Nearby, the Kings River — swollen with rainwater and Sierra Nevada snowmelt — meanders through fields. Water is abundant in the river but it may not last.
Despite winter storms that have turned much of California's parched landscape to vibrant green, the drought has yet to loosen its grip on thousands of residents in the valley. Many people must still use water stored in large tanks in their yard to wash dishes and bathe.
Scientists at Stanford University and NASA say excessive pumping of wells during the drought has tapped out some underground sources of water that will never recover.
At the height of the drought, nearly 2,400 wells dried up, affecting 12,000 people, state officials said.
The drought emergency remains in effect in Kings, Fresno, Tulare and Tuolumne counties, even after one of California's wettest winters in years prompted officials to declare an end to the historic, five-year dry spell in nearly all of the nation's most populous state.
David Miguel relies on water from a large, black emergency tank located just steps from the front door of his mobile home. A water delivery truck tops it off every few weeks.
"You can take a bath with it, do dishes — no problem," said Miguel, a 64-year-old retired farm hand who was raised on his family's long-gone dairy operation in Hardwick. "I wouldn't drink it."
Miguel and his neighbor survive on the trucked-in water and deliveries of bottled drinking water. They live in the last two Hardwick homes awaiting a state grant to hook into a reliable water main.
Miguel doesn't know when his home will get connected to the new 470-foot (143-meter) community well outside the county fire station, but he anticipates a $50 monthly water bill — more than it costs to run his own well.
Miguel laughed when asked what he thinks about Gov. Jerry Brown's recent declaration that the drought is over for most of California.

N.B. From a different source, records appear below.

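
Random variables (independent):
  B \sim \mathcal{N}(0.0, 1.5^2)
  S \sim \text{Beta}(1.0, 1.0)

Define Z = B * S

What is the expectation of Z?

For independent RVs: E[XY] = E[X]*E[Y]
E[B] = 0
E[S] = 0.5
E[Z] = 0 * 0.5 = 0

0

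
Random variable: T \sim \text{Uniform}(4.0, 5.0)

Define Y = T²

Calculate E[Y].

Using E[X²] = Var(X) + (E[X])²:
E[T] = 4.5
Var(T) = (5 - 4)^2/12 = 0.083333333
E[T²] = 0.083333333 + 4.5² = 0.083333333 + 20.25 = 20.333333

20.333333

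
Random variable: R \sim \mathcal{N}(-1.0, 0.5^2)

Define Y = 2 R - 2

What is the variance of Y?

For Y = aR + b: Var(Y) = a² * Var(R)
Var(R) = 0.5^2 = 0.25
Var(Y) = 2² * 0.25 = 4 * 0.25 = 1

1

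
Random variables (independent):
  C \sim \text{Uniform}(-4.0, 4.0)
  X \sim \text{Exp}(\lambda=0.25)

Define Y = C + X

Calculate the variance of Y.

For independent RVs: Var(aX + bY) = a²Var(X) + b²Var(Y)
Var(C) = 5.3333333
Var(X) = 16
Var(Y) = 1²*5.3333333 + 1²*16
= 1*5.3333333 + 1*16 = 21.333333

21.333333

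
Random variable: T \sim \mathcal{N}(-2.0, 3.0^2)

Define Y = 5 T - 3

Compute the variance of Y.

For Y = aT + b: Var(Y) = a² * Var(T)
Var(T) = 3.0^2 = 9
Var(Y) = 5² * 9 = 25 * 9 = 225

225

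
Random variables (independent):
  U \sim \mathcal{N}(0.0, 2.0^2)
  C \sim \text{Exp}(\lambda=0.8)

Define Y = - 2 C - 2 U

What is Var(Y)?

For independent RVs: Var(aX + bY) = a²Var(X) + b²Var(Y)
Var(U) = 4
Var(C) = 1.5625
Var(Y) = (-2)²*4 + (-2)²*1.5625
= 4*4 + 4*1.5625 = 22.25

22.25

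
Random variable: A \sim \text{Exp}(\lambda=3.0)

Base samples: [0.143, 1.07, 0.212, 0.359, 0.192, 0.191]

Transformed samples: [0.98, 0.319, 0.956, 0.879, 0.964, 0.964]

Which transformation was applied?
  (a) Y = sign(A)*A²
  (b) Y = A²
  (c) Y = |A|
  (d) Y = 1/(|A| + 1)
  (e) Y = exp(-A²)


Checking option (e) Y = exp(-A²):
  A = 0.143 -> Y = 0.98 ✓
  A = 1.07 -> Y = 0.319 ✓
  A = 0.212 -> Y = 0.956 ✓
All samples match this transformation.

(e) exp(-A²)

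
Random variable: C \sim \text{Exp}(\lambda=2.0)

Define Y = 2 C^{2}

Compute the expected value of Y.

E[Y] = 2*E[C²]
E[C] = 0.5
E[C²] = Var(C) + (E[C])² = 0.25 + 0.25 = 0.5
E[Y] = 2*0.5 = 1

1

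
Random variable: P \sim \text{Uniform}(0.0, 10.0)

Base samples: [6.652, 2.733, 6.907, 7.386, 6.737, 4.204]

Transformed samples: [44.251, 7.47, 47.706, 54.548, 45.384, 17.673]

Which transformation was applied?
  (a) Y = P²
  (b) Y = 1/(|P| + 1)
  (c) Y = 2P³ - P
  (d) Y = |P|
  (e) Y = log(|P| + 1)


Checking option (a) Y = P²:
  P = 6.652 -> Y = 44.251 ✓
  P = 2.733 -> Y = 7.47 ✓
  P = 6.907 -> Y = 47.706 ✓
All samples match this transformation.

(a) P²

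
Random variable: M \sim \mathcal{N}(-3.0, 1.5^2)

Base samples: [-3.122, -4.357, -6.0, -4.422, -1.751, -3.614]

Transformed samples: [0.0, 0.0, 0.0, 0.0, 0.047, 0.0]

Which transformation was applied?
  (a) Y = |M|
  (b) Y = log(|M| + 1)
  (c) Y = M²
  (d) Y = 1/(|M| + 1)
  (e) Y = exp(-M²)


Checking option (e) Y = exp(-M²):
  M = -3.122 -> Y = 0.0 ✓
  M = -4.357 -> Y = 0.0 ✓
  M = -6.0 -> Y = 0.0 ✓
All samples match this transformation.

(e) exp(-M²)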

"Oh, is that so?" he joked.
Keeping the emergency declaration in place in a few areas allows officials to prolong efforts to find permanent water supplies for desperate residents.

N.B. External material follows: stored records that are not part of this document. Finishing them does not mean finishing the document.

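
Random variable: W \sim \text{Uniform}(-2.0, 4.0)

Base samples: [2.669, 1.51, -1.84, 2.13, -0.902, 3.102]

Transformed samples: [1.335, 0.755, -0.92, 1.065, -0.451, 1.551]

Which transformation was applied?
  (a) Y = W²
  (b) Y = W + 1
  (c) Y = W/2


Checking option (c) Y = W/2:
  W = 2.669 -> Y = 1.335 ✓
  W = 1.51 -> Y = 0.755 ✓
  W = -1.84 -> Y = -0.92 ✓
All samples match this transformation.

(c) W/2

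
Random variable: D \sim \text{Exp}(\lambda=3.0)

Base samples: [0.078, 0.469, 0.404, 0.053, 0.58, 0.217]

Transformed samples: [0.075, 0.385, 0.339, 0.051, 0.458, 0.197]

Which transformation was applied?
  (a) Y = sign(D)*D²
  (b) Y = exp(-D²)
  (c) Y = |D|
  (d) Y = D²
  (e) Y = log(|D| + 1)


Checking option (e) Y = log(|D| + 1):
  D = 0.078 -> Y = 0.075 ✓
  D = 0.469 -> Y = 0.385 ✓
  D = 0.404 -> Y = 0.339 ✓
All samples match this transformation.

(e) log(|D| + 1)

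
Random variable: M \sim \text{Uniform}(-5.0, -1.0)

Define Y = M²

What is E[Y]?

E[M²] = Var(M) + (E[M])² = 1.3333333 + 9 = 10.333333

10.333333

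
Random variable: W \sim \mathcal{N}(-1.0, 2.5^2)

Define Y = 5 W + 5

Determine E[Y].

For Y = 5W + 5:
E[Y] = 5 * E[W] + 5
E[W] = -1.0 = -1
E[Y] = 5 * (-1) + 5 = 0

0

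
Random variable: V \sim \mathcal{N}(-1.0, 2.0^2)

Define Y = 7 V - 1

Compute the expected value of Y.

For Y = 7V - 1:
E[Y] = 7 * E[V] - 1
E[V] = -1.0 = -1
E[Y] = 7 * (-1) - 1 = -8

-8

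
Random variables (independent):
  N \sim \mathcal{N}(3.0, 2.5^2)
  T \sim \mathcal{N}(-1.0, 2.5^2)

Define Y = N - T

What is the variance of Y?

For independent RVs: Var(aX + bY) = a²Var(X) + b²Var(Y)
Var(N) = 6.25
Var(T) = 6.25
Var(Y) = 1²*6.25 + (-1)²*6.25
= 1*6.25 + 1*6.25 = 12.5

12.5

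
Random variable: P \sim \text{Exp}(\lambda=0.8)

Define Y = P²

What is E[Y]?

Using E[X²] = Var(X) + (E[X])²:
E[P] = 1.25
Var(P) = 1/0.8^2 = 1.5625
E[P²] = 1.5625 + 1.25² = 1.5625 + 1.5625 = 3.125

3.125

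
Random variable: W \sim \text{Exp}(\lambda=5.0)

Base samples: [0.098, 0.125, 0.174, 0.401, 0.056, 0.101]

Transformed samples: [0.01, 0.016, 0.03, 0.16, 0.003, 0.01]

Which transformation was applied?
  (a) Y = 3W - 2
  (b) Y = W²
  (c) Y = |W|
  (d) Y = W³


Checking option (b) Y = W²:
  W = 0.098 -> Y = 0.01 ✓
  W = 0.125 -> Y = 0.016 ✓
  W = 0.174 -> Y = 0.03 ✓
All samples match this transformation.

(b) W²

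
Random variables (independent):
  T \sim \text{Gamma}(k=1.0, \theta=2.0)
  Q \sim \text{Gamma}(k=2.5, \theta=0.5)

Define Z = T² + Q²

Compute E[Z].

E[Z] = E[T²] + E[Q²]
E[T²] = Var(T) + E[T]² = 4 + 4 = 8
E[Q²] = Var(Q) + E[Q]² = 0.625 + 1.5625 = 2.1875
E[Z] = 8 + 2.1875 = 10.1875

10.1875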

In parts of the San Joaquin Valley, underground aquifers — layers of earth saturated by water — collapsed from over-pumping during years of dry weather, according to scientists at Stanford and NASA who studied satellite imagery to measure sinking land.
They say layers of clay soil have compacted, permanently reducing natural aquifer storage capacity.
Throughout the San Joaquin Valley, the situation has left roughly 900 homes relying on storage tanks for residential water.
Emergency water tanks for residents have cost the state nearly $28 million since 2014, with more than half in Tulare County.
Calls for help have slowed significantly, said Susan Atkins of Self-Help Enterprises, a nonprofit organization that helps residents get tanks and navigate government bureaucracy.
"But they're still coming in," she said about the calls.
In Hardwick, which has no sidewalks or streetlights, residents say their wells began drying up after farmers on three sides of the community dug deep wells to irrigate their orchards during the drought, when water from rivers and canals was scarce.
Resident Alvin Lea said his 120-foot (37-meter) well that was drilled in the 1960s dried up, costing him $17,000 for a new one that was more than 100 feet (30.48 meters) deeper.
Lea, 77, a retired mechanic, keeps his swimming pool full for his great grandchildren to play in during scorching summer days. He raises 200 exotic birds, which also need to drink, he said, tipping back the brim of his hat to peer at them through a wire mesh enclosure.
Randy Herman, a long-distance trucker with a family, says it's obvious to him that his community is a long way from rebounding from drought.
After his well ran dry, he connected to a large water tank before finally hooking up to the community well. Not all of his neighbors are so fortunate, he said.
"You got tanks, you got water bottles," Herman said. "I don't think the drought's over. It's going to take a long time."